Law was Norman customary law, abandoned in Normandy with the French Revolution. Two institutions took a particular form, fiefs and the parish. Fiefs were a feudal remnant reflected in property law, persisting in attenuated form into the 20th Century. Parishes combined political, ecclesiastical, military, community and administrative substance. That there was virtually no coincidence between the territory of fiefs and parishes may have been the product or the cause of a very dispersed settlement pattern.
Jersey’s population increased from 28,600 in 1821 to 57,020 in 1851, primarily the result of English speaking immigrants, half pay officers, artisans and labourers. Virtually the whole of the increase was in St Helier, known in Jersey as “town”. In 1821 it comprised 36% of the Island’s population, increasing to 54% by 1871, yet its status remained that it was one of 12 parishes.
Population in the others remained relatively static, rural and spoke French or the unwritten Jèrriais patois. The Country’s Triumph was that its power continued, the States (parliament) comprising the Connétable and Rector from each Parish and 12 Jurats, elected effectively for life on an Island wide basis. Two UK Royal Commissions in 1847 and 1861 recommended changes. Concessions were made but the rural bloc retained its power through the parishes, Jurats, sitting both in the States and the Royal Court, and the honorary parish police.
The rise and decline of the Jersey merchants is described, involved in the cod trade, trans- shipment,wooden shipbuilding and Island banks, converted from a British outpost of the Second Hundred Years War of the long 18th Century to a outport of Empire.
Also described are the two political parties, Laurel and Rose, factions rather than representing different ideas, and the spread of Methodism, contributing to secularisation of the parishes.
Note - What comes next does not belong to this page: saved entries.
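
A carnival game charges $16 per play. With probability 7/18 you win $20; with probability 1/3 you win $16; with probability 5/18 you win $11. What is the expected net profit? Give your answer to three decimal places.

E[payout] = 20·7/18 + 16·1/3 + 11·5/18
 = 70/9 + 16/3 + 55/18
 = 97/6
Net = 97/6 - 16 = 1/6

0.167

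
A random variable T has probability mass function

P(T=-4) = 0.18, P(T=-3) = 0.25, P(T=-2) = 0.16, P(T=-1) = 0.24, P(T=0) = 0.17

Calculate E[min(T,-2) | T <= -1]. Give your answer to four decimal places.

P(T <= -1) = 0.18 + 0.25 + 0.16 + 0.24 = 0.83.
E[min(T,-2) | T <= -1] = [(-4)·0.18 + (-3)·0.25 + (-2)·0.16 + (-2)·0.24] / 0.83
 = -2.27 / 0.83
 = -227/83

-2.7349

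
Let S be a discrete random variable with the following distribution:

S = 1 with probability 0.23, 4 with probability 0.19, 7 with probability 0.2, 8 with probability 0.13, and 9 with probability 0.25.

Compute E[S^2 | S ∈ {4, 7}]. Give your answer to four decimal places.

32.9231

P(S ∈ {4, 7}) = 0.19 + 0.2 = 0.39.
E[S^2 | S ∈ {4, 7}] = [16·0.19 + 49·0.2] / 0.39
 = 12.84 / 0.39
 = 428/13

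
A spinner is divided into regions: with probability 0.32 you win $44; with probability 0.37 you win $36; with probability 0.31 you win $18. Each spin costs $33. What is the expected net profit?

-0.02

E[payout] = 44·0.32 + 36·0.37 + 18·0.31
 = 14.08 + 13.32 + 5.58
 = 32.98
Net = 32.98 - 33 = -0.02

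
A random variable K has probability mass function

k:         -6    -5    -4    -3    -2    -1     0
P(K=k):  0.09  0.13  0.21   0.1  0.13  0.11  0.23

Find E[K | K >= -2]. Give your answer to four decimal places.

P(K >= -2) = 0.13 + 0.11 + 0.23 = 0.47.
E[K | K >= -2] = [(-2)·0.13 + (-1)·0.11 + 0·0.23] / 0.47
 = -0.37 / 0.47
 = -37/47

-0.7872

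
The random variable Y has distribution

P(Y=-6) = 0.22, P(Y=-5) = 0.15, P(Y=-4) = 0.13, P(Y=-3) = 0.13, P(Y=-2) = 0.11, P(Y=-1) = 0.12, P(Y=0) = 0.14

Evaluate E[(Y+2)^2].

E[(Y+2)^2] = Σ (y+2)^2·P(Y=y)
 = 16·0.22 + 9·0.15 + 4·0.13 + 1·0.13 + 0·0.11 + 1·0.12 + 4·0.14
 = 3.52 + 1.35 + 0.52 + 0.13 + 0 + 0.12 + 0.56
 = 6.2

6.2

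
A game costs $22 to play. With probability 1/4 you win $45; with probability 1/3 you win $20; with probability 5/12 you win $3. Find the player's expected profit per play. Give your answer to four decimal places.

E[payout] = 45·1/4 + 20·1/3 + 3·5/12
 = 45/4 + 20/3 + 5/4
 = 115/6
Net = 115/6 - 22 = -17/6

-2.8333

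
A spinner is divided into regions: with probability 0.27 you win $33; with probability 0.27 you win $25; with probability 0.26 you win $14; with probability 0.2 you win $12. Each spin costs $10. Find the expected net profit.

11.7

E[payout] = 33·0.27 + 25·0.27 + 14·0.26 + 12·0.2
 = 8.91 + 6.75 + 3.64 + 2.4
 = 21.7
Net = 21.7 - 10 = 11.7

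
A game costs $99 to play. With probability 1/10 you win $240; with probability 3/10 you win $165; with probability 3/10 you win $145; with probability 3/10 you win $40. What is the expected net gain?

E[payout] = 240·1/10 + 165·3/10 + 145·3/10 + 40·3/10
 = 24 + 99/2 + 87/2 + 12
 = 129
Net = 129 - 99 = 30

30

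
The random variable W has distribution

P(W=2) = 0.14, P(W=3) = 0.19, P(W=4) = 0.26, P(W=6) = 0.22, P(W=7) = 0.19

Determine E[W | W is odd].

P(W is odd) = 0.19 + 0.19 = 0.38.
E[W | W is odd] = [3·0.19 + 7·0.19] / 0.38
 = 1.9 / 0.38
 = 5

5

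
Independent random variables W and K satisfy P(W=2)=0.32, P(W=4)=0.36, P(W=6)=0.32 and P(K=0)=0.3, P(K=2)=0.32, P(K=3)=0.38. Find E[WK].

E[WK] = Σ_w Σ_k wk · P(W=w)P(K=k)
 = 0·0.096 + 4·0.1024 + 6·0.1216 + 0·0.108 + 8·0.1152 + 12·0.1368 + 0·0.096 + 12·0.1024 + 18·0.1216
 = 0 + 0.4096 + 0.7296 + 0 + 0.9216 + 1.6416 + 0 + 1.2288 + 2.1888
 = 7.12

7.12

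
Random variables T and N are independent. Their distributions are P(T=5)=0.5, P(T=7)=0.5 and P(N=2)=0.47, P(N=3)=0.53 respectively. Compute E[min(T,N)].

2.53

E[min(T,N)] = Σ_t Σ_n min(t,n) · P(T=t)P(N=n)
 = 2·0.235 + 3·0.265 + 2·0.235 + 3·0.265
 = 0.47 + 0.795 + 0.47 + 0.795
 = 2.53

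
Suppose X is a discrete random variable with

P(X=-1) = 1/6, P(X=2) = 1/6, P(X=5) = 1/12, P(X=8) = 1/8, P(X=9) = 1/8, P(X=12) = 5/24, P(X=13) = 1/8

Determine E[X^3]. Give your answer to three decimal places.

E[X^3] = Σ x^3·P(X=x)
 = (-1)·1/6 + 8·1/6 + 125·1/12 + 512·1/8 + 729·1/8 + 1728·5/24 + 2197·1/8
 = (-1/6) + 4/3 + 125/12 + 64 + 729/8 + 360 + 2197/8
 = 2404/3

801.333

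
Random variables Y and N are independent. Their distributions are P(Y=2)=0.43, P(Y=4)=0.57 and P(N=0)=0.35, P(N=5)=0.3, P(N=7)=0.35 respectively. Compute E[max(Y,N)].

5.049

E[max(Y,N)] = Σ_y Σ_n max(y,n) · P(Y=y)P(N=n)
 = 2·0.1505 + 5·0.129 + 7·0.1505 + 4·0.1995 + 5·0.171 + 7·0.1995
 = 0.301 + 0.645 + 1.0535 + 0.798 + 0.855 + 1.3965
 = 5.049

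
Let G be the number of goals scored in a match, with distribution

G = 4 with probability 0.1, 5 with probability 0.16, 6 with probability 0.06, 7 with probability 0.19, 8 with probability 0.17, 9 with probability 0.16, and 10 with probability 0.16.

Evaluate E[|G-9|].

E[|G-9|] = Σ |g-9|·P(G=g)
 = 5·0.1 + 4·0.16 + 3·0.06 + 2·0.19 + 1·0.17 + 0·0.16 + 1·0.16
 = 0.5 + 0.64 + 0.18 + 0.38 + 0.17 + 0 + 0.16
 = 2.03

2.03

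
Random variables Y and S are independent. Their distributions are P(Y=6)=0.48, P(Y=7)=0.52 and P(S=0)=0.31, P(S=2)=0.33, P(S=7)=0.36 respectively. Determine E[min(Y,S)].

3.0072

E[min(Y,S)] = Σ_y Σ_s min(y,s) · P(Y=y)P(S=s)
 = 0·0.1488 + 2·0.1584 + 6·0.1728 + 0·0.1612 + 2·0.1716 + 7·0.1872
 = 0 + 0.3168 + 1.0368 + 0 + 0.3432 + 1.3104
 = 3.0072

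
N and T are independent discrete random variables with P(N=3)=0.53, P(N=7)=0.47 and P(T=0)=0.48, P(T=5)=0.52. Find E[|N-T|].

E[|N-T|] = Σ_n Σ_t |n-t| · P(N=n)P(T=t)
 = 3·0.2544 + 2·0.2756 + 7·0.2256 + 2·0.2444
 = 0.7632 + 0.5512 + 1.5792 + 0.4888
 = 3.3824

3.3824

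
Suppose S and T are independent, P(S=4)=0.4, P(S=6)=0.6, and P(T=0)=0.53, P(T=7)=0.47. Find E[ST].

E[ST] = Σ_s Σ_t st · P(S=s)P(T=t)
 = 0·0.212 + 28·0.188 + 0·0.318 + 42·0.282
 = 0 + 5.264 + 0 + 11.844
 = 17.108

17.108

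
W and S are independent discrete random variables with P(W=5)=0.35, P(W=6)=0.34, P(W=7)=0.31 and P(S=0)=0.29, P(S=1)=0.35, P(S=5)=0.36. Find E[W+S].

E[W+S] = Σ_w Σ_s (w+s) · P(W=w)P(S=s)
 = 5·0.1015 + 6·0.1225 + 10·0.126 + 6·0.0986 + 7·0.119 + 11·0.1224 + 7·0.0899 + 8·0.1085 + 12·0.1116
 = 0.5075 + 0.735 + 1.26 + 0.5916 + 0.833 + 1.3464 + 0.6293 + 0.868 + 1.3392
 = 8.11

8.11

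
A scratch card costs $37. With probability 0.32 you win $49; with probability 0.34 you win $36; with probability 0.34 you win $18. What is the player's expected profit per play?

E[payout] = 49·0.32 + 36·0.34 + 18·0.34
 = 15.68 + 12.24 + 6.12
 = 34.04
Net = 34.04 - 37 = -2.96

-2.96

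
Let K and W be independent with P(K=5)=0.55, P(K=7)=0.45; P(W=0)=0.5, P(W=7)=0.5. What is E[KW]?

E[KW] = Σ_k Σ_w kw · P(K=k)P(W=w)
 = 0·0.275 + 35·0.275 + 0·0.225 + 49·0.225
 = 0 + 9.625 + 0 + 11.025
 = 20.65

20.65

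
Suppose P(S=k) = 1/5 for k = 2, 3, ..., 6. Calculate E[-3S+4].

E[-3S+4] = Σ (-3s+4)·P(S=s)
 = (-2)·1/5 + (-5)·1/5 + (-8)·1/5 + (-11)·1/5 + (-14)·1/5
 = (-2/5) + (-1) + (-8/5) + (-11/5) + (-14/5)
 = -8

-8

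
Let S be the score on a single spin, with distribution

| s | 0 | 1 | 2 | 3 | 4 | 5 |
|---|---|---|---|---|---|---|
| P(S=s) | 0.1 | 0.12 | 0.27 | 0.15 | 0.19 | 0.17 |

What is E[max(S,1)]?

E[max(S,1)] = Σ max(s,1)·P(S=s)
 = 1·0.1 + 1·0.12 + 2·0.27 + 3·0.15 + 4·0.19 + 5·0.17
 = 0.1 + 0.12 + 0.54 + 0.45 + 0.76 + 0.85
 = 2.82

2.82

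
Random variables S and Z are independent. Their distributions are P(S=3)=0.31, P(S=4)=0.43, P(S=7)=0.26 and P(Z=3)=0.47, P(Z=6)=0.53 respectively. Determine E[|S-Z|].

1.7774

E[|S-Z|] = Σ_s Σ_z |s-z| · P(S=s)P(Z=z)
 = 0·0.1457 + 3·0.1643 + 1·0.2021 + 2·0.2279 + 4·0.1222 + 1·0.1378
 = 0 + 0.4929 + 0.2021 + 0.4558 + 0.4888 + 0.1378
 = 1.7774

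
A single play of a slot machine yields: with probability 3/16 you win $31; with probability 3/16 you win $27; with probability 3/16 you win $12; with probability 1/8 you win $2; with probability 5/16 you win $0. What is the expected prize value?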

Jersey displayed political and legal unity and kept its particularism. Reformers faced conflict between their desire for change and their loyalty to Jersey. However it was culturally weak, English increasingly replacing French and Jèrriais. This change wasn’t necessarily slowed by the increasing presence of seasonal French farmworkers, Catholic, impoverished and many Breton speaking and therefore fitting in poorly.
This was how Jersey became outwardly English, but inwardly retained its separateness, more different and particular than it appears on the surface.

Highly recommended, this work explains and gives context to much of Jersey’s exceptionalism. It is available either directly from the author or from The Société Jersiaise.